The dog days of August call up, for the historically minded, anniversaries of some notable disasters: The “guns of August,” for instance, boomed a century ago this year, as Europe lumbered into World War I.
I’m thinking, though, of a more recent disaster, with no special peg to August, other than the memory of California’s “rolling blackouts” in summer 2001.
The collapse of the Texas energy firm Enron was, at the time, the biggest corporate bankruptcy in American history. It led to the restructuring of the accounting industry and to major legal changes for American public companies. “Enron” even became a musical, winning critical raves in London, if not so much in New York.
But Enron also left a legacy for those who study language. The “Enron e-mail dataset” is a gold mine for researchers in computational linguistics.
As Jessica Leber explained in MIT Technology Review, the Federal Energy Regulatory Commission, on March 26, 2003, dumped online more than 1.6 million e-mails to and from Enron’s executives from 2000 through 2002.
Sharing all this e-mail, unearthed during FERC’s investigation of Enron, was meant to serve the public interest. In its original form, though, it was way too much information. FERC removed much of the most sensitive stuff.
Then scholars acquired the raw data and massaged it into a more usable form. As Ms. Leber notes, “the ‘Enron e-mail corpus,’ as the cleaned-up version is now known, remains the largest public domain database of real e-mails in the world – by far.”

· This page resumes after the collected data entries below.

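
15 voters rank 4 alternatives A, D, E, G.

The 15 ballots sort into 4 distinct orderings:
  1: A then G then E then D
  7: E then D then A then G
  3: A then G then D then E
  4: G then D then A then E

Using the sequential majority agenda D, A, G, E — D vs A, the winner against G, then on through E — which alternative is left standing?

G

Round 1: D vs A — 11–4, D advances.
Round 2: D vs G — 7–8, G advances.
Round 3: G vs E — 8–7, G advances.
G survives the agenda.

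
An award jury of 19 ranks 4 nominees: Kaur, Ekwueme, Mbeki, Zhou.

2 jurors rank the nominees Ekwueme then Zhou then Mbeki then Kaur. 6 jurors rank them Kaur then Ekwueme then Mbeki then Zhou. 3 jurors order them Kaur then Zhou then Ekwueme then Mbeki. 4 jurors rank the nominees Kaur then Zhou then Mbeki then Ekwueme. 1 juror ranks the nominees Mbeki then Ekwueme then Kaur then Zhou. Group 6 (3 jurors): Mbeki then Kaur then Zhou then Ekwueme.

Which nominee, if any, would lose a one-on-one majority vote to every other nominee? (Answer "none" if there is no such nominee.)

none

Head-to-head results (19 jurors):
Kaur vs Ekwueme: Kaur, 16–3.
Kaur vs Mbeki: Kaur wins 13–6.
Kaur vs Zhou: 17 to 2, Kaur.
Ekwueme vs Mbeki: 2+6+3 = 11 for Ekwueme, 8 for Mbeki — Ekwueme by 11–8.
Ekwueme–Zhou: Zhou 10–9.
Mbeki vs Zhou: Mbeki wins 10–9.
No nominee is winless: Kaur beats Ekwueme; Ekwueme beats Mbeki; Mbeki beats Zhou; Zhou beats Ekwueme. There is no Condorcet loser.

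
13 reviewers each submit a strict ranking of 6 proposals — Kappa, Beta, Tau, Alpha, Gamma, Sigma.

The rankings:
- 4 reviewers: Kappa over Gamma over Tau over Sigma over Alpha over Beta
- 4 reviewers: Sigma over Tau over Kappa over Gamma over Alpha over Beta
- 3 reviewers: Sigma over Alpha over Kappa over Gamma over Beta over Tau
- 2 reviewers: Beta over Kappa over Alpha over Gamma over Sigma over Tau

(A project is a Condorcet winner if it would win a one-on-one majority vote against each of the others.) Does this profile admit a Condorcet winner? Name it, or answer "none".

Sigma

Pairwise majorities:
Kappa vs Beta: Kappa, 11–2.
Kappa vs Tau: Kappa wins 9–4.
Kappa vs Alpha: Kappa wins 10–3.
Kappa vs Gamma: Kappa wins 13–0.
Kappa vs Sigma: 6 to 7, Sigma.
Beta–Tau: Tau 8–5.
Beta vs Alpha: Alpha, 11–2.
Beta vs Gamma: Beta preferred on 2 ballots; Gamma wins 11–2.
Beta vs Sigma: 2 for Beta, 11 for Sigma — Sigma by 11–2.
Tau–Alpha: Tau 8–5.
Tau vs Gamma: 4 to 9, Gamma.
Tau vs Sigma: Tau preferred on 4 ballots; Sigma wins 9–4.
Alpha vs Gamma: 5 to 8, Gamma.
Alpha vs Sigma: 2 to 11, Sigma.
Gamma vs Sigma: Gamma is ranked higher on 4+2 = 6 ballots, Sigma on 7. Sigma wins 7–6.
Sigma wins every pairwise contest, so Sigma is the Condorcet winner.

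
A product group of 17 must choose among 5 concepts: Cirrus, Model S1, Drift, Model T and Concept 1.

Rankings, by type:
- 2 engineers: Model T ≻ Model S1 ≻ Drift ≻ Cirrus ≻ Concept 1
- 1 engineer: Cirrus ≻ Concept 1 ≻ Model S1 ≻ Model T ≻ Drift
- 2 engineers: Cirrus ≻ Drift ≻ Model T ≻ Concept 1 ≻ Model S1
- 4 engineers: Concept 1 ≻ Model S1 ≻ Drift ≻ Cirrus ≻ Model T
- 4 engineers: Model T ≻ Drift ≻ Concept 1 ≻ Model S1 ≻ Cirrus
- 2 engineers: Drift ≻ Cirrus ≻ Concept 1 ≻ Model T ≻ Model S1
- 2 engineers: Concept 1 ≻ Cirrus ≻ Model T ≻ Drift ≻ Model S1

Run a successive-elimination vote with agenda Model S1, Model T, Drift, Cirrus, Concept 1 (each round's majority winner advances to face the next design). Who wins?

Concept 1

Round 1: Model S1 vs Model T — 5–12, Model T advances.
Round 2: Model T vs Drift — 9–8, Model T advances.
Round 3: Model T vs Cirrus — 6–11, Cirrus advances.
Round 4: Cirrus vs Concept 1 — 7–10, Concept 1 advances.
Concept 1 survives the agenda.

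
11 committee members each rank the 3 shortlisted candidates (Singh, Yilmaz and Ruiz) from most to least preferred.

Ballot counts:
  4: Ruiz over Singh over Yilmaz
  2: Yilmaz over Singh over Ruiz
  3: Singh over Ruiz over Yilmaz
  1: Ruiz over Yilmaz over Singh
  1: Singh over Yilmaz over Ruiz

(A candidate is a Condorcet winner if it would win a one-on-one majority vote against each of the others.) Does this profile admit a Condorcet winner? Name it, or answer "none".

Singh

Check each pair by majority over 11 ballots:
Singh–Yilmaz: Singh 8–3.
Singh vs Ruiz: Singh wins 6–5.
Yilmaz–Ruiz: Ruiz 8–3.
Singh beats each of Yilmaz, Ruiz — Singh is the Condorcet winner.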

Corpus is a scientific term for this kind of “body” of words gathered for study. Originally 517,431 e-mails, by 2004 the Enron corpus had been trimmed down to 200,000.
Computational linguistics is the computerized study of language. A huge preassembled “corpus” to work on lets scholars focus on analysis, not data collection.

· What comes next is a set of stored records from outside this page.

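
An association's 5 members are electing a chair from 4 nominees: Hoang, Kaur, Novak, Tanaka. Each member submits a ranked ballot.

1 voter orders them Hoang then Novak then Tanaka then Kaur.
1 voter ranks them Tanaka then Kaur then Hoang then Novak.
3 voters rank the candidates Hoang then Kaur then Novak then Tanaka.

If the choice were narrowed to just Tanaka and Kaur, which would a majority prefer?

Ballots ranking Tanaka above Kaur: 1 + 1 = 2.
Ballots ranking Kaur above Tanaka: 5 − 2 = 3.
Kaur wins the head-to-head 3–2.

Kaur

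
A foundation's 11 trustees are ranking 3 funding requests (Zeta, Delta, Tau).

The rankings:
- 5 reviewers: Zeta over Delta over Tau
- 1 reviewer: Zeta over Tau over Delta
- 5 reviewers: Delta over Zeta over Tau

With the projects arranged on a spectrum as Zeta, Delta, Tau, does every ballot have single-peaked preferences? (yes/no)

no

Axis positions: Zeta=1, Delta=2, Tau=3.
Type 1 (peak Zeta at position 1): ranking walks positions 1-2-3, expanding outward from the peak — single-peaked.
Type 2: ranking walks positions 1-3-2; Tau is ranked above Delta even though Delta lies between Tau and the peak Zeta on the axis — preferences dip and rise again. Not single-peaked.
Type 3 (peak Delta at position 2): ranking walks positions 2-1-3, expanding outward from the peak — single-peaked.
Type 2 violates single-peakedness, so the profile is not single-peaked on this axis.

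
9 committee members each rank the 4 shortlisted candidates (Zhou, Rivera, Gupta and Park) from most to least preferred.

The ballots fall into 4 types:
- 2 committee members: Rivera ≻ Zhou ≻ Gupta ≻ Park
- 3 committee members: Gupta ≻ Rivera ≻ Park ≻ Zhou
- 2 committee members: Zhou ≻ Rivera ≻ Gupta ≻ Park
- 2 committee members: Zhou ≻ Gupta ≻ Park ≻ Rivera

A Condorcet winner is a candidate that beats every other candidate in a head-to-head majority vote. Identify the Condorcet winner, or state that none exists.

Head-to-head results (9 committee members):
Zhou vs Rivera: 2+2 = 4 for Zhou, 5 for Rivera — Rivera by 5–4.
Zhou vs Gupta: Zhou is ranked higher on 2+2+2 = 6 ballots, Gupta on 3. Zhou wins 6–3.
Zhou vs Park: 6 to 3, Zhou.
Rivera vs Gupta: Gupta wins 5–4.
Rivera vs Park: 7 to 2, Rivera.
Gupta vs Park: Gupta preferred on 2+3+2+2 = 9 ballots; Gupta wins 9–0.
Every candidate loses at least once (Zhou loses to Rivera; Rivera loses to Gupta; Gupta loses to Zhou; Park loses to Zhou). The majority relation contains the cycle Zhou > Gupta > Rivera > Zhou, so there is no Condorcet winner.

none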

As Leber wrote, because the Enron corpus “is a rich example of how real people in a real organization use e-mail ... it has become the foundation of hundreds of research studies in fields as diverse as machine learning and workplace gender studies.”

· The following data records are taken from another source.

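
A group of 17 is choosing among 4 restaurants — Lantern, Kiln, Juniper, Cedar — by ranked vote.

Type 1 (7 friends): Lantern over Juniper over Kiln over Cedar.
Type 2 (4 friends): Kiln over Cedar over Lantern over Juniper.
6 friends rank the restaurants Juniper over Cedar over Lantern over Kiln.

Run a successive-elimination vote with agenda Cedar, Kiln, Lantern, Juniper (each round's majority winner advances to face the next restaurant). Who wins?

Round 1: Cedar vs Kiln — 6–11, Kiln advances.
Round 2: Kiln vs Lantern — 4–13, Lantern advances.
Round 3: Lantern vs Juniper — 11–6, Lantern advances.
Lantern survives the agenda.

Lantern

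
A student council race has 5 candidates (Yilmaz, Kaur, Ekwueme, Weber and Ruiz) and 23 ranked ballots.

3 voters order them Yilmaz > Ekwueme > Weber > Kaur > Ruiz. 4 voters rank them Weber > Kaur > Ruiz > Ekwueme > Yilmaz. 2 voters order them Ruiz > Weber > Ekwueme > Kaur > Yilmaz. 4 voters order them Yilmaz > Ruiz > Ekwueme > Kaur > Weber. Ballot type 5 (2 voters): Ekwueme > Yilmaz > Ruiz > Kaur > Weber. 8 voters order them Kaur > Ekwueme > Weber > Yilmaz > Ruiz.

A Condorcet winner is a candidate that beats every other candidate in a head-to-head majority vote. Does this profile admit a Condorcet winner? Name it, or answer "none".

Kaur

Check each pair by majority over 23 ballots:
Yilmaz vs Kaur: Yilmaz preferred on 3+4+2 = 9 ballots; Kaur wins 14–9.
Yilmaz vs Ekwueme: Yilmaz preferred on 3+4 = 7 ballots; Ekwueme wins 16–7.
Yilmaz vs Weber: 3+4+2 = 9 for Yilmaz, 14 for Weber — Weber by 14–9.
Yilmaz vs Ruiz: Yilmaz preferred on 3+4+2+8 = 17 ballots; Yilmaz wins 17–6.
Kaur vs Ekwueme: 4+8 = 12 for Kaur, 11 for Ekwueme — Kaur by 12–11.
Kaur vs Weber: Kaur preferred on 4+2+8 = 14 ballots; Kaur wins 14–9.
Kaur vs Ruiz: 3+4+8 = 15 for Kaur, 8 for Ruiz — Kaur by 15–8.
Ekwueme vs Weber: 3+4+2+8 = 17 for Ekwueme, 6 for Weber — Ekwueme by 17–6.
Ekwueme vs Ruiz: 13 to 10, Ekwueme.
Weber vs Ruiz: Weber preferred on 3+4+8 = 15 ballots; Weber wins 15–8.
Only Kaur has no losses; Kaur is the Condorcet winner.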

The researcher who first mentioned the Enron dataset to me had been studying gender and power. A University of Memphis team sought clues in the Enron messages as to who was lying, and when. “Apparently liars wanted to dissociate themselves from their words ... and made an attempt to create a story that seemed less complex ... and more concrete.” Another group has studied the flow of gossip up and down within an organization.
The Enron corpus is a product of a particular time: after e-mail had come into wide use but before the privacy and security implications of a move like FERC’s original data dump were understood. Enron’s bankruptcy record has long since been broken. But the Enron dataset is likely to remain unique.